A flower in the form of a sector has been fenced by a wire of 40 m length. If the flower-bed has the greatest possible area, then what is the radius of the sector?

To solve the problem, we need to maximize the area of a sector of a circle that is fenced by a wire of length 40 meters. Let's break it down step by step. ### Step 1: Understand the problem We have a sector of a circle, which is fenced by a wire of length 40 meters.

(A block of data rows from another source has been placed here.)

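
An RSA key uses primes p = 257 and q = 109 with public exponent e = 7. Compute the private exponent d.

φ(n) = (p−1)(q−1) = 256·108 = 27648.
Need d with 7·d ≡ 1 (mod 27648). Apply the extended Euclidean algorithm:
27648 = 3949·7 + 5
7 = 1·5 + 2
5 = 2·2 + 1
2 = 2·1 + 0
Back-substitute:
1 = 5 − 2·2
1 = −2·7 + 3·5
1 = 3·27648 − 11849·7
So 7·(-11849) ≡ 1 (mod 27648), hence d ≡ -11849 ≡ 15799 (mod 27648).

15799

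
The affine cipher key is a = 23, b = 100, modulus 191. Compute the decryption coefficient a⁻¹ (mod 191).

gcd(191, 23) by repeated division:
191 = 8·23 + 7
23 = 3·7 + 2
7 = 3·2 + 1
2 = 2·1 + 0
gcd = 1, so the inverse exists. Back-substitute:
1 = 7 − 3·2
1 = −3·23 + 10·7
1 = 10·191 − 83·23
Hence 23⁻¹ ≡ -83 ≡ 108 (mod 191).

108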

The length of the wire corresponds to the arc length of the sector plus the lengths of the two radii. ### Step 2: Set up the equation Let: - \( r \) = radius of the sector - \( l \) = length of the arc of the sector The total length of the wire can be expressed as: \[ l + 2r = 40 \] From this, we can express \( l \) in terms of \( r \): \[ l = 40 - 2r \] ### Step 3: Area of the sector The area \( A \) of a sector is given by the formula: \[ A = \frac{1}{2} \times l \times r \] Substituting \( l \) from the previous step: \[ A = \frac{1}{2} \times (40 - 2r) \times r \] This simplifies to: \[ A = \frac{1}{2} \times (40r - 2r^2) = 20r - r^2 \] ### Step 4: Differentiate the area function To find the maximum area, we need to differentiate \( A \) with respect to \( r \): \[ \frac{dA}{dr} = 20 - 2r \] ### Step 5: Set the derivative to zero To find the critical points, set the derivative equal to zero: \[ 20 - 2r = 0 \] Solving for \( r \): \[ 2r = 20 \implies r = 10 \] ### Step 6: Verify it's a maximum To ensure this value gives a maximum area, we can check the second derivative: \[ \frac{d^2A}{dr^2} = -2 \] Since the second derivative is negative, this confirms that \( r = 10 \) gives a maximum area. ### Conclusion The radius of the sector that gives the greatest possible area is: \[ \boxed{10 \text{ meters}} \]